Paman Bayu dan Pring sempat sembahyang di mushola bersama Aruk Khan. A Liong tidak ikut karena dia seorang budhis. Malamnya Pring dan A Liong tidur di dalam mushola. Sementara Paman Bayu bercakap dengan Aruk Khan. Tak tahu apa yang mereka perbincangkan, Pring keburu lelap. Sebelum adzan Subuh, Pring dibangunkan untuk ikut sembahyang berjamaah. Setelah itu mereka makan pagi bersama keluarga Aruk Khan. Ada nasi goreng kambing, wah, Pring sangat menikmati makan paginya. Mereka pun diberi bekal makanan. Tak lama kemudian mereka sampai di Tanjung Pangkah. Saat itu perahu mereka berpapasan dengan perahu layar. Paman Bayu berteriak keras sekali, "Kahar!"
"Bayu! A Liong!" seru orang di atas perahu layar membalas teriakan itu, tak kalah keras. Perahu mereka merapat ke perahu besar itu. Mereka bertiga memanjat tangga tali ke atas perahu besar. Paman Bayu dan temannya itu saling berjabat tangan erat sekali.
"Ini Paman Kaharudin, pelaut Bugis yang sangat tangguh," kata Paman Bayu memperkenalkan orang itu kepada Pring.
"Oh, bukankah aku dulu pernah melihatnya?" kata Kahar. Pring terpana, mencoba mengingat-ingat. "Tentu saja kamu tidak ingat, karena saat itu kamu masih bayi. Saya pernah datang ke rumahmu, di Parisewu. Bertemu orangtuamu, saat itu aku minta tolong dicarikan jodoh. Saya dulu juga sering singgah di Kota Air," kata Kahar sambil tertawa. Kahar menanyakan kabar orangtuanya Pring, tapi Pring tidak menjawab sehingga Paman Bayu yang menjawabnya. Kahar terdiam tidak menatap Pring, membiarkan anak itu mengeluarkan air matamya tanpa malu. "Maaf, Pring. Aku tak bermaksud mengingatkan itu." Kahar juga mendapat cerita tentang nasib Tuan Ling Tiong. Tentu semua itu membuatnya berduka dan geram. "Bedebah mereka itu!" Kepada Kahar Paman Bayu bercerita tentang perjalanannya sekaligus menanyakan perkembangan armada Cheng Ho. "Saat ini masih berada di Tuban. Mungkin cukup lama di sana, karena mereka menunggu panen padi. Mereka perlu beras untuk melanjutkan pelayaran. Bayangkan, ribuan prajurit dan awak kapal."

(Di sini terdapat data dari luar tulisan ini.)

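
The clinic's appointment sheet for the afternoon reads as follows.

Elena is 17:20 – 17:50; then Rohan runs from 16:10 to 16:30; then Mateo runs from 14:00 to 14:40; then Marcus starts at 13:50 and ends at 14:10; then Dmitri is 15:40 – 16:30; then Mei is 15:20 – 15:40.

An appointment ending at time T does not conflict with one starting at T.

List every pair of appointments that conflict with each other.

Dmitri & Rohan, Marcus & Mateo

Two intervals overlap when each starts before the other ends.
Sorted by start: Marcus, Mateo, Mei, Dmitri, Rohan, Elena.
Mateo starts before Marcus ends → Marcus and Mateo overlap.
Mei starts after Marcus ends, so nothing later overlaps Marcus either.
Mei starts after Mateo ends, so nothing later overlaps Mateo either.
Dmitri starts exactly when Mei ends (back-to-back, no overlap), so nothing later overlaps Mei either.
Rohan starts before Dmitri ends → Dmitri and Rohan overlap.
Elena starts after Dmitri ends.
Elena starts after Rohan ends.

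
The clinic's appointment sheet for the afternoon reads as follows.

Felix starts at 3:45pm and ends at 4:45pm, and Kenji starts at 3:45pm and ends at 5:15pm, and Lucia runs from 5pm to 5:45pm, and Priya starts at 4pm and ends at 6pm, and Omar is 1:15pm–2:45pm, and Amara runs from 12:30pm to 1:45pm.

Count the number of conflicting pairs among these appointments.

6

Check each pair: they overlap iff neither finishes before the other starts.
Sorted by start: Amara, Omar, Felix, Kenji, Priya, Lucia.
Omar starts before Amara ends → Amara and Omar overlap.
Felix starts after Amara ends; Amara is clear from here.
Felix starts after Omar ends; Omar is clear from here.
Kenji starts before Felix ends → Felix and Kenji overlap.
Priya starts before Felix ends → Felix and Priya overlap.
Lucia starts after Felix ends.
Priya starts before Kenji ends → Kenji and Priya overlap.
Lucia starts before Kenji ends → Kenji and Lucia overlap.
Lucia starts before Priya ends → Priya and Lucia overlap.
Overlapping pairs: Amara & Omar, Felix & Kenji, Felix & Priya, Kenji & Lucia, Kenji & Priya, Lucia & Priya — 6 in total.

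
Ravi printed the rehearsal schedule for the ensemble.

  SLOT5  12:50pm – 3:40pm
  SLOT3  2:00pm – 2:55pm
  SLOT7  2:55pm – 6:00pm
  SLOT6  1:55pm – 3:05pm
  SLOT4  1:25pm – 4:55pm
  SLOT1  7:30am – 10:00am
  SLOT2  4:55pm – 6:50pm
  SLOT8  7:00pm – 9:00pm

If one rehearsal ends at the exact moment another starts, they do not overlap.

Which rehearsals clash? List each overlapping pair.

SLOT2 & SLOT7, SLOT3 & SLOT4, SLOT3 & SLOT5, SLOT3 & SLOT6, SLOT4 & SLOT5, SLOT4 & SLOT6, SLOT4 & SLOT7, SLOT5 & SLOT6, SLOT5 & SLOT7, SLOT6 & SLOT7

Two intervals overlap when each starts before the other ends.
Sorted by start: SLOT1, SLOT5, SLOT4, SLOT6, SLOT3, SLOT7, SLOT2, SLOT8.
SLOT5 starts after SLOT1 ends, so SLOT1 has no further overlaps.
SLOT4 starts before SLOT5 ends → SLOT5 and SLOT4 overlap.
SLOT6 starts before SLOT5 ends → SLOT5 and SLOT6 overlap.
SLOT3 starts before SLOT5 ends → SLOT5 and SLOT3 overlap.
SLOT7 starts before SLOT5 ends → SLOT5 and SLOT7 overlap.
SLOT2 starts after SLOT5 ends, so SLOT5 has no further overlaps.
SLOT6 starts before SLOT4 ends → SLOT4 and SLOT6 overlap.
SLOT3 starts before SLOT4 ends → SLOT4 and SLOT3 overlap.
SLOT7 starts before SLOT4 ends → SLOT4 and SLOT7 overlap.
SLOT2 starts exactly when SLOT4 ends (back-to-back, no overlap), so SLOT4 has no further overlaps.
SLOT3 starts before SLOT6 ends → SLOT6 and SLOT3 overlap.
SLOT7 starts before SLOT6 ends → SLOT6 and SLOT7 overlap.
SLOT2 starts after SLOT6 ends, so SLOT6 has no further overlaps.
SLOT7 starts exactly when SLOT3 ends (back-to-back, no overlap), so SLOT3 has no further overlaps.
SLOT2 starts before SLOT7 ends → SLOT7 and SLOT2 overlap.
SLOT8 starts after SLOT7 ends.
SLOT8 starts after SLOT2 ends.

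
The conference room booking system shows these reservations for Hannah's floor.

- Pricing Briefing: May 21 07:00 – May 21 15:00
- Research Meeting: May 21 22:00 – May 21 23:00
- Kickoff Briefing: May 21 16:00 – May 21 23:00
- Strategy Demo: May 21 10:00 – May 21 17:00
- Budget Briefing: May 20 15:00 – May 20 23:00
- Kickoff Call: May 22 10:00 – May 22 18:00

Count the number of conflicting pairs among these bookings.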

"Apa perahumu ini berpapasan dengan armada itu?" tanya A Liong.
"Hanya saat saya di Semarang, saat berlabuh saya sempat melihat kapal-kapal mereka," jawab Kahar.
"Kami mencari Nimas, adiknya Pring, yang diculik orang-orang berkuncir," kata Paman Bayu.

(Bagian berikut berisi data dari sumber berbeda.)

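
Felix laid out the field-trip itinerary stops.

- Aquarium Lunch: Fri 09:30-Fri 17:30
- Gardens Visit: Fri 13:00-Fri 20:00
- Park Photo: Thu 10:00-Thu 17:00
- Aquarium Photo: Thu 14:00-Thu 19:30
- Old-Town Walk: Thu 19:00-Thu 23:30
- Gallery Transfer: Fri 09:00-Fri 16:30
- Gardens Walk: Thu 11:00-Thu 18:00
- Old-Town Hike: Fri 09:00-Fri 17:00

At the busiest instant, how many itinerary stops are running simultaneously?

4

Walk through starts and ends in time order (an end at T is processed before a start at T):
Thu 10:00 start Park Photo → 1
Thu 11:00 start Gardens Walk → 2
Thu 14:00 start Aquarium Photo → 3
Thu 17:00 end Park Photo → 2
Thu 18:00 end Gardens Walk → 1
Thu 19:00 start Old-Town Walk → 2
Thu 19:30 end Aquarium Photo → 1
Thu 23:30 end Old-Town Walk → 0
Fri 09:00 start Gallery Transfer → 1
Fri 09:00 start Old-Town Hike → 2
Fri 09:30 start Aquarium Lunch → 3
Fri 13:00 start Gardens Visit → 4
Fri 16:30 end Gallery Transfer → 3
Fri 17:00 end Old-Town Hike → 2
Fri 17:30 end Aquarium Lunch → 1
Fri 20:00 end Gardens Visit → 0
Peak is 4, at Fri 13:00 (Aquarium Lunch, Gallery Transfer, Gardens Visit, Old-Town Hike).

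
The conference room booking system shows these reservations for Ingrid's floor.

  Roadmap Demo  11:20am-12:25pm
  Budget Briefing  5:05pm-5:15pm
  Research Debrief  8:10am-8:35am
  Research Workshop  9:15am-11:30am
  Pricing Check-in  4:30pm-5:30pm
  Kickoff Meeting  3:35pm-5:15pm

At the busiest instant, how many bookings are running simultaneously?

3

Sort all start/end points and keep a running count:
8:10am start Research Debrief → 1
8:35am end Research Debrief → 0
9:15am start Research Workshop → 1
11:20am start Roadmap Demo → 2
11:30am end Research Workshop → 1
12:25pm end Roadmap Demo → 0
3:35pm start Kickoff Meeting → 1
4:30pm start Pricing Check-in → 2
5:05pm start Budget Briefing → 3
5:15pm end Budget Briefing → 2
5:15pm end Kickoff Meeting → 1
5:30pm end Pricing Check-in → 0
Peak is 3, at 5:05pm (Budget Briefing, Kickoff Meeting, Pricing Check-in).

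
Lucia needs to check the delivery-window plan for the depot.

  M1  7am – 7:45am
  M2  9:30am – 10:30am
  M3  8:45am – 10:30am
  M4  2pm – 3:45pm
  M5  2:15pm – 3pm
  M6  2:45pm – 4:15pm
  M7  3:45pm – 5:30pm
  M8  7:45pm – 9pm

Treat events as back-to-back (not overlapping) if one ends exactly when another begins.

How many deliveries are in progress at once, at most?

3

Sweep the timeline, counting +1 at each start and −1 at each end (ends before starts at a tie):
7am start M1 → 1
7:45am end M1 → 0
8:45am start M3 → 1
9:30am start M2 → 2
10:30am end M2 → 1
10:30am end M3 → 0
2pm start M4 → 1
2:15pm start M5 → 2
2:45pm start M6 → 3
3pm end M5 → 2
3:45pm end M4 → 1
3:45pm start M7 → 2
4:15pm end M6 → 1
5:30pm end M7 → 0
7:45pm start M8 → 1
9pm end M8 → 0
Peak is 3, at 2:45pm (M4, M5, M6).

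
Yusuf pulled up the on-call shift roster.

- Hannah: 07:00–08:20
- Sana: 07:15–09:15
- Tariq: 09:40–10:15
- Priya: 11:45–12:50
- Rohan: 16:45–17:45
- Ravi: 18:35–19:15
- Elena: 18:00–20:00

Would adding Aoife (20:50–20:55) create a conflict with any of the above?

No — it doesn't clash with anything

Hannah: ends 08:20 at or before Aoife starts 20:50 → clear.
Sana: ends 09:15 at or before Aoife starts 20:50 → clear.
Tariq: ends 10:15 at or before Aoife starts 20:50 → clear.
Priya: ends 12:50 at or before Aoife starts 20:50 → clear.
Rohan: ends 17:45 at or before Aoife starts 20:50 → clear.
Elena: ends 20:00 at or before Aoife starts 20:50 → clear.
Ravi: ends 19:15 at or before Aoife starts 20:50 → clear.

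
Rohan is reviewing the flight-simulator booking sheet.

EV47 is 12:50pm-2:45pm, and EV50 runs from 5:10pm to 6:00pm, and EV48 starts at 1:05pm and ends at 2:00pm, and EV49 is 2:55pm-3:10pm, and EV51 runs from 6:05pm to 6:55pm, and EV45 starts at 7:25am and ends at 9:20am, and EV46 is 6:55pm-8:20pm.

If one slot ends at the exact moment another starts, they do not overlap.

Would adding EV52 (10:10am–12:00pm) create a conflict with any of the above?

No — it doesn't clash with anything

EV45: ends 9:20am at or before EV52 starts 10:10am → clear.
EV47: starts 12:50pm at or after EV52 ends 12:00pm → clear.
EV48: starts 1:05pm at or after EV52 ends 12:00pm → clear.
EV49: starts 2:55pm at or after EV52 ends 12:00pm → clear.
EV50: starts 5:10pm at or after EV52 ends 12:00pm → clear.
EV51: starts 6:05pm at or after EV52 ends 12:00pm → clear.
EV46: starts 6:55pm at or after EV52 ends 12:00pm → clear.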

Kahar menarik napas dalam-dalam. "Jelas bukan pekerjaan mudah," kata Kahar. "Bagaimana kalau kalian ikut kapalku. Aku juga menuju Tuban, kami hanya singgah untuk mengisi air tawar. Ayo, kita ke darat dulu saya ingin minum air kelapa muda."
"Huh, tahu begini seharusnya kamu tadi yang melompat ke perahu kami," gerutu A Liong. Mereka berempat turun ke perahu kecil dan mendayung ke darat, karena perahu besar tidak bisa merapat ke darat. Saat mereka sampai di darat dari arah barat muncul perahu besar dengan kecepatan besar, karena didayung. "Itu yang menghancurkan Kota Air!" teriak A Liong. Perahu besar berkepala naga menuju perahu layar Kahar, tampaknya sengaja mencari masalah sehingga halauannya sengaja ditabrakkan buritan perahu Kahar.